Mira Calix's score, a web of electronic noises – groans, grinding and whooping, wobbly vocalising – adds greatly to the weird visuals. The viola matches the macabre hues of the story; a cello complements Orpheus's musical activities; and ghostly clarinets squawk and croon, while Calix herself oversees the little band.
There's more to Faulty Optic than puppetry. Its dislocated Land of the Dead is brought to life with animated film and every type of non-verbal drama you can think of. A surreal landscape is dominated by skeletal puppets, eerily white under fluorescent lighting, seamlessly operated by shadowy figures. The set could have been created from a model kit with girders, wheels, axles and gears. It gives few clues as to time or place except for a gravestone and a sign saying "Hades – Danger of Death".

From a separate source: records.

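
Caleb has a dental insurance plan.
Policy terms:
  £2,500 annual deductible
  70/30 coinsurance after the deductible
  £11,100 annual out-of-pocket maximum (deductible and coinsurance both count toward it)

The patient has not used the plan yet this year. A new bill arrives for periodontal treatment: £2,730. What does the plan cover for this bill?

£161

The full £2,500 deductible is still open; £2,500 of this bill applies to it.
After the £2,500 deductible portion, £2,730 − £2,500 = £230 is subject to coinsurance.
30% of £230 = £69 falls to the patient.
That puts the patient's cost at £2,500 + £69 = £2,569 before any cap.
Total out-of-pocket so far would be £0 + £2,569 = £2,569, below the £11,100 cap — no reduction.
The insurer covers the remainder: £2,730 − £2,569 = £161.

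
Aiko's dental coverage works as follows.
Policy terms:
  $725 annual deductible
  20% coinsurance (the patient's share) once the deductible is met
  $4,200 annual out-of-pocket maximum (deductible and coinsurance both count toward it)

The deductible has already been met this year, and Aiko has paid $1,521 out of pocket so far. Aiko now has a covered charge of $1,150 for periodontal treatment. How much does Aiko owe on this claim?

$230

With the deductible met, the entire $1,150 is subject to coinsurance.
20% of $1,150 = $230 falls to the patient.
Cumulative spending $1,521 + $230 = $1,751 stays under the $4,200 maximum.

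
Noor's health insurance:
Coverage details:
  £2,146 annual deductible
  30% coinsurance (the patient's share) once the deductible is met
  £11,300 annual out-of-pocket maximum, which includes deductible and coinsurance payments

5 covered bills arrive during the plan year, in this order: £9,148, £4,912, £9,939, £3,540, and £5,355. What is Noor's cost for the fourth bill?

£1,062

Claim 1 (£9,148): £2,146 to deductible, leaving £7,002; coinsurance £7,002 × 30% = £2,100.60. Patient pays £4,246.60; OOP now £4,246.60.
Claim 2 (£4,912): 30% coinsurance on £4,912 = £1,473.60. Patient owes £1,473.60 (running OOP £5,720.20).
Claim 3 (£9,939): deductible met; 30% of £9,939 = £2,981.70. Cost to patient: £2,981.70. OOP to date £8,701.90.
Claim 4 (£3,540): deductible already satisfied, so patient's share is 30% × £3,540 = £1,062. Patient pays £1,062; OOP now £9,763.90.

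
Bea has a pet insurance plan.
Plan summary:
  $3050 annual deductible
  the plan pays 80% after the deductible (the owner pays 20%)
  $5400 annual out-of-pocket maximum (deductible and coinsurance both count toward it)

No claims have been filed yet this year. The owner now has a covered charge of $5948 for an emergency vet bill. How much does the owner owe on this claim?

$3629.60

Deductible not yet touched, so the first $3050 of the bill goes to the deductible.
The remaining $2898 (= $5948 − $3050) moves to coinsurance.
Coinsurance: $2898 × 20% = $579.60.
So the owner owes $3050 + $579.60 = $3629.60 before any cap.
Year-to-date out-of-pocket becomes $0 + $3629.60 = $3629.60, still under the $5400 maximum, so no cap applies.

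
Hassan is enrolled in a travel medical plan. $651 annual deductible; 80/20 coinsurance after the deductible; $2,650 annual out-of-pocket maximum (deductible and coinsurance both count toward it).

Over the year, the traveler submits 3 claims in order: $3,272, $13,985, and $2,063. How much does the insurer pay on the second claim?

$12,510.20

Bill 1, $3,272: $651 to deductible, leaving $2,621; coinsurance $2,621 × 20% = $524.20. Traveler pays $1,175.20; OOP now $1,175.20. Insurer: $3,272 − $1,175.20 = $2,096.80.
Bill 2, $13,985: deductible met; 20% of $13,985 = $2,797. Adding that to $1,175.20 gives $3,972.20, past the $2,650 cap; traveler pays only $2,650 − $1,175.20 = $1,474.80. Insurer: $13,985 − $1,474.80 = $12,510.20.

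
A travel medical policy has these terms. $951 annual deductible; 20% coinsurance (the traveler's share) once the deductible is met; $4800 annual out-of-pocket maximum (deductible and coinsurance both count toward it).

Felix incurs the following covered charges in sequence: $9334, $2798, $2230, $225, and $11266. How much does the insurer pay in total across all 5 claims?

$21053

Bill 1, $9334: $951 to deductible, leaving $8383; 20% of $8383 = $1676.60. Cost to traveler: $2627.60. OOP to date $2627.60. Insurer: $9334 − $2627.60 = $6706.40.
Bill 2, $2798: 20% coinsurance on $2798 = $559.60. Traveler owes $559.60 (running OOP $3187.20). Insurer: $2798 − $559.60 = $2238.40.
Bill 3, $2230: deductible met; 20% of $2230 = $446. Traveler owes $446 (running OOP $3633.20). Plan pays $2230 − $446 = $1784.
Bill 4, $225: 20% coinsurance on $225 = $45. Cost to traveler: $45. OOP to date $3678.20. Insurer: $225 − $45 = $180.
Bill 5, $11266: 20% coinsurance on $11266 = $2253.20. OOP would hit $5931.40 > $4800, so the cap limits the traveler to $4800 − $3678.20 = $1121.80. Plan pays $11266 − $1121.80 = $10144.20.
Insurer total = bills − traveler's total = $25853 − $4800 = $21053.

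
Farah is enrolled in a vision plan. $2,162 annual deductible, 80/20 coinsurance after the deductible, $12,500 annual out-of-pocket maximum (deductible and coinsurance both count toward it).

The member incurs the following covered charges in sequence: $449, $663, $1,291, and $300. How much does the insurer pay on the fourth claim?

Bill 1, $449: fully absorbed by the deductible. Member pays $449; OOP now $449. Insurer: $449 − $449 = $0.
Bill 2, $663: entire amount goes to the deductible. Member owes $663 (running OOP $1,112). Insurer: $663 − $663 = $0.
Bill 3, $1,291: $1,050 finishes the deductible; $241 goes to coinsurance; 20% of $241 = $48.20. Member owes $1,098.20 (running OOP $2,210.20). Plan pays $1,291 − $1,098.20 = $192.80.
Bill 4, $300: deductible met; 20% of $300 = $60. Member pays $60; OOP now $2,270.20. Insurer: $300 − $60 = $240.

$240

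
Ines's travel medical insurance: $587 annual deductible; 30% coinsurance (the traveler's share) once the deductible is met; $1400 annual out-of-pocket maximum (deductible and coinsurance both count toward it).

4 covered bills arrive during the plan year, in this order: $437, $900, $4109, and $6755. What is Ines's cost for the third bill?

Claim 1 ($437): fully absorbed by the deductible. Cost to traveler: $437. OOP to date $437.
Claim 2 ($900): $150 to deductible, leaving $750; 30% of $750 = $225. Traveler pays $375; OOP now $812.
Claim 3 ($4109): deductible met; 30% of $4109 = $1232.70. Adding that to $812 gives $2044.70, past the $1400 cap; traveler pays only $1400 − $812 = $588.

$588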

The narrative is constantly engaging. Stiffs in coffins pay Charon to allow them to cross the Styx in a whizzing lift. Orpheus appears to be dug up from his grave, possibly pulled to bits by the Bacchae, and finds himself minus his legs. A puppet on stilts staggers and sways to the door of the Underworld. There, Eurydice – a needle-nosed skull with beady eyes – is preparing herself for the Elysium fields, scrubbing away at her soul, a flimsy gauze outer skin.
There is an amusing re-marriage between Orpheus and Eurydice: puppets in tea-cosy masks, clutching outsized champagne glasses and practising flash photography is funnier than it sounds. But distant memories haunt the pair, and the lovers' hopes of bliss in Eternity are shattered. A pair of tiny figures atop a wedding cake are savaged by a vulture and an ogre-like monster, and even as the green light eventually signals "Go", it seems as though Elysium may not be the paradise once promised.